また日本は、北朝鮮がこの包括的調査のために特別調査委員会を立ち上げ“調査を開始する時点”で、人的往来の規制措置、送金報告や携帯輸出届出の金額に関して北朝鮮に対して講じている特別な規制措置、および人道目的の北朝鮮籍の船舶の日本への入港禁止措置を解除する、ということになっている。

問題は、この“調査を開始する時点”で日本の対北朝鮮独自制裁を緩和するという点にある。“結果を見て”ではない。その結果がどうなるかは、まだこれから調査を行うのであるから、日本側が満足するものとなるか、否か、まったくわからない。もし、満足できない内容、国内の拉致問題解決の圧力に終止符を打つことのできない結果となった場合どうするのであろう。独自制裁は日本にとってほとんど唯一の圧力材料である。これを手放してしまった後、日本はどのような交渉が可能なのだろうか。

在日朝鮮人の資金パイプ復活が望みだった

北朝鮮は慢性的な経済危機の状態にあり、常に外からの投資を渇望している。
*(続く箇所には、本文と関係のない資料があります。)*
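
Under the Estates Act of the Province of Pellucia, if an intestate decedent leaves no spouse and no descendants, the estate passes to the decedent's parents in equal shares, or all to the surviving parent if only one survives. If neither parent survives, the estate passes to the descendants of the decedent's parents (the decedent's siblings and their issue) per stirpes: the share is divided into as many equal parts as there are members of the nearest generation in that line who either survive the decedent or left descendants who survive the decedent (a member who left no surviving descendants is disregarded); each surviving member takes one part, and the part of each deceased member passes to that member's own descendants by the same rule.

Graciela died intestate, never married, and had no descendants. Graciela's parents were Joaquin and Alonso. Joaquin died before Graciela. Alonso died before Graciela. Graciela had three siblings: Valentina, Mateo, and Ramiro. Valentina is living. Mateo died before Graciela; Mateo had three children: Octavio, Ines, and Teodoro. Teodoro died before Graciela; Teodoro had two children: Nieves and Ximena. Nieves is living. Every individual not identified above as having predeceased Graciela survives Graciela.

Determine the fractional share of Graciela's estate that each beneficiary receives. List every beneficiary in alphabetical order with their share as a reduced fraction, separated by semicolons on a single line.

Ines 1/9; Nieves 1/18; Octavio 1/9; Ramiro 1/3; Valentina 1/3; Ximena 1/18

Neither parent survives and there are no descendants, so the estate passes to Graciela's siblings and their issue per stirpes.
The estate is divided into 3 equal shares of 1/3 among Valentina, Mateo, Ramiro.
Valentina is living and takes 1/3.
Mateo predeceased; the 1/3 allotted to Mateo's branch passes to Mateo's issue by representation.
The 1/3 is divided into 3 equal shares of 1/9 among Octavio, Ines, Teodoro.
Octavio is living and takes 1/9.
Ines is living and takes 1/9.
Teodoro predeceased; the 1/9 allotted to Teodoro's branch passes to Teodoro's issue by representation.
The 1/9 is divided into 2 equal shares of 1/18 among Nieves, Ximena.
Nieves is living and takes 1/18.
Ximena is living and takes 1/18.
Ramiro is living and takes 1/3.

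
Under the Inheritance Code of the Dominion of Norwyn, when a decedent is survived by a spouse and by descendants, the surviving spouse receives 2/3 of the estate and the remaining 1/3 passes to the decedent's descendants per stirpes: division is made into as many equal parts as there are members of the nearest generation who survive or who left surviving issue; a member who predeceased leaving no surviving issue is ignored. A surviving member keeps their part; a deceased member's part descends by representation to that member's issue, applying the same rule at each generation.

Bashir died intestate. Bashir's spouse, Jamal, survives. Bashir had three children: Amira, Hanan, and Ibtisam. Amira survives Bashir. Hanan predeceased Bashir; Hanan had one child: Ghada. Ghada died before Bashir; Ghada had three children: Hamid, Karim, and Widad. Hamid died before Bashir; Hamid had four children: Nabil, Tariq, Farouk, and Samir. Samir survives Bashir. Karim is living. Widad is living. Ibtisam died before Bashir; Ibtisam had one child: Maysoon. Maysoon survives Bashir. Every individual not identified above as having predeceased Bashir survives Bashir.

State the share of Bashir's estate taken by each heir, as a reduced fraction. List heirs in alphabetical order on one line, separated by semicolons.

Amira 1/9; Farouk 1/108; Jamal 2/3; Karim 1/27; Maysoon 1/9; Nabil 1/108; Samir 1/108; Tariq 1/108; Widad 1/27

Jamal, as surviving spouse, takes 2/3.
The remaining 1/3 passes to Bashir's descendants per stirpes.
The 1/3 is divided into 3 equal shares of 1/9 among Amira, Hanan, Ibtisam.
Amira is living and takes 1/9.
Hanan predeceased; the 1/9 allotted to Hanan's branch passes to Hanan's issue by representation.
Ghada's line is the sole branch at this level, so the full 1/9 passes to Ghada's issue by representation.
The 1/9 is divided into 3 equal shares of 1/27 among Hamid, Karim, Widad.
Hamid predeceased; the 1/27 allotted to Hamid's branch passes to Hamid's issue by representation.
The 1/27 is divided into 4 equal shares of 1/108 among Nabil, Tariq, Farouk, Samir.
Nabil is living and takes 1/108.
Tariq is living and takes 1/108.
Farouk is living and takes 1/108.
Samir is living and takes 1/108.
Karim is living and takes 1/27.
Widad is living and takes 1/27.
Ibtisam predeceased; the 1/9 allotted to Ibtisam's branch passes to Ibtisam's issue by representation.
Maysoon is the sole taker at this level and receives the full 1/9.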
日本の制裁緩和は、在日朝鮮人の資金というかつてのドル箱を復活させることを意味する。このことが北朝鮮の対日要望の本線であって、彼らは満足する回答を得たことになる。

日本国内では、東京都千代田区にある朝鮮総連本部ビルの競売問題が交渉の焦点という見方がある。しかし、北朝鮮はこの間の動きを見て、結局、行政府である日本政府が司法当局の決定に手を出せないことを学んでおり、いまやまったく期待を持っておらず、単に交渉で難題を吹っ掛ける意図で使ってきた節がある。

もちろん日本側にも十分な動機がある。安倍首相は政権としても政治家個人としても拉致問題の全面解決を打ち出し続けている。拉致被害者家族の高齢化が進む中、早く何らかの結果を示す必要を感じていたと思われる。

習近平に会うためのステップ

北朝鮮にも動機はある。しかしそれは別な方向を向いている。日本との修交は残念ながら本命ではない。もちろん、在日朝鮮人からの資金流入は渇望してきたところであろうが、北朝鮮の存立を考えた場合、絶対的に必要なのは中国の支援なのである。そして日本に接近しても生き残れないのである。2013年12月に金正恩が中国とのパイプ役とみられていた張成沢・前国防委員会副委員長を粛清した後、中朝関係は険悪化している。その修復が現在の金正恩の最高の戦略目標である。それ以外は、これに従属するものと考えなければならない。

今後、金正恩が日本に向ける顔がどのような表情になるかは、本命である習近平の態度次第である。恋する相手に振り向いてもらえるなら、当て馬など袖にしても気にはなるまい。

筆者は、「包括的全面調査」の見通しに悲観的である。いくばくかの遺骨、自分の意思で入国した日本人の帰国にプラスアルファで、お茶を濁される可能性は十分にあると思う。制裁を放棄した後でそうなったら、今度こそ本当に手詰まりになってしまう。あとは北朝鮮の誠意に期待するしかない。それが何を意味するか、日本人なら誰でも想像がつくだろう。